Export operation by default exports configuration of all existing indices in a given repository, but it can also export a subset of indices

agtool freetext export REPO INDEX1 INDEX2 EXPORT.def 

Importing index configuration can be done via create command by omitting index names and using the --import option:

agtool freetext create REPO --import EXPORT.def 

Export files contain index descriptions in the lineparse format and can be written by hand.

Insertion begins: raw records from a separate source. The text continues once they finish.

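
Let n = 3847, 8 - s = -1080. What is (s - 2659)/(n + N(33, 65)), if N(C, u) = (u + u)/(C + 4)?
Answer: -58127/142469 ≈ -0.40800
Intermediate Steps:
s = 1088 (s = 8 - 1*(-1080) = 8 + 1080 = 1088)
N(C, u) = 2*u/(4 + C) (N(C, u) = (2*u)/(4 + C) = 2*u/(4 + C))
(s - 2659)/(n + N(33, 65)) = (1088 - 2659)/(3847 + 2*65/(4 + 33)) = -1571/(3847 + 2*65/37) = -1571/(3847 + 2*65*(1/37)) = -1571/(3847 + 130/37) = -1571/142469/37 = -1571*37/142469 = -58127/142469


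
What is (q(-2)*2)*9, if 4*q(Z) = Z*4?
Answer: -36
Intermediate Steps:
q(Z) = Z (q(Z) = (Z*4)/4 = (4*Z)/4 = Z)
(q(-2)*2)*9 = -2*2*9 = -4*9 = -36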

Here is an example of creating an index from a lineparse description read from the standard input:

agtool freetext create REPO --import - <<EOF  
index  
  name i1  
  predicates <http://example.org/p1>  
  graphs default <http://example.org/g1>  
  types <http://example.org/T1> <http://example.org/T2>  
  index-literals <http://example.org/LT1> en  
  index-resources no  
  index-fields s p o g  
  stop-words and or the  
  tokenizer default  
  inner-chars digit "ぁ-ゖ"  
  border-chars " "  
  word-filters drop-accents soundex  
EOF 

Here is a listing of the supported freetext index fields which can be useful for writing definition files by hand:

IRIs must be wrapped in <>. If any field except name is omitted from the description, the default value will be used. The default values for all fields are provided in the the output of

agtool freetext create --help 

Finally, query tool can be used to quickly query any of the existing freetext indices. For convenience both expanded s-expression queries and concise queries are supported interchangeably:

agtool freetext query REPO 'plants|trees'  
agtool freetext query REPO '(or plants trees)' 

If a query string is wrapped in paretheses, it will be treated as an s-expression query, otherwise the tool will try to parse it as a concise query. The result of a query command is a collection of matching triples and the supported output formats match those of a SPARQL's DESCRIBE query.

Solr text indexing

Text indexing using Apache Solr is described the document Solr text indices. In that document, we go into some detail about whether to use the native AllegroGraph freetext indexing or to use Solr. In short (again, see Solr text indices for full details), the native freetext indexer is faster, has a simpler API, and does not require synchronization between the indexer and the database (Solr runs as as a separate program and so has to be told about changes to the database). The native indexer is sufficient for many purpose. Solr has the advantage of using a powerful public product which is always being improved.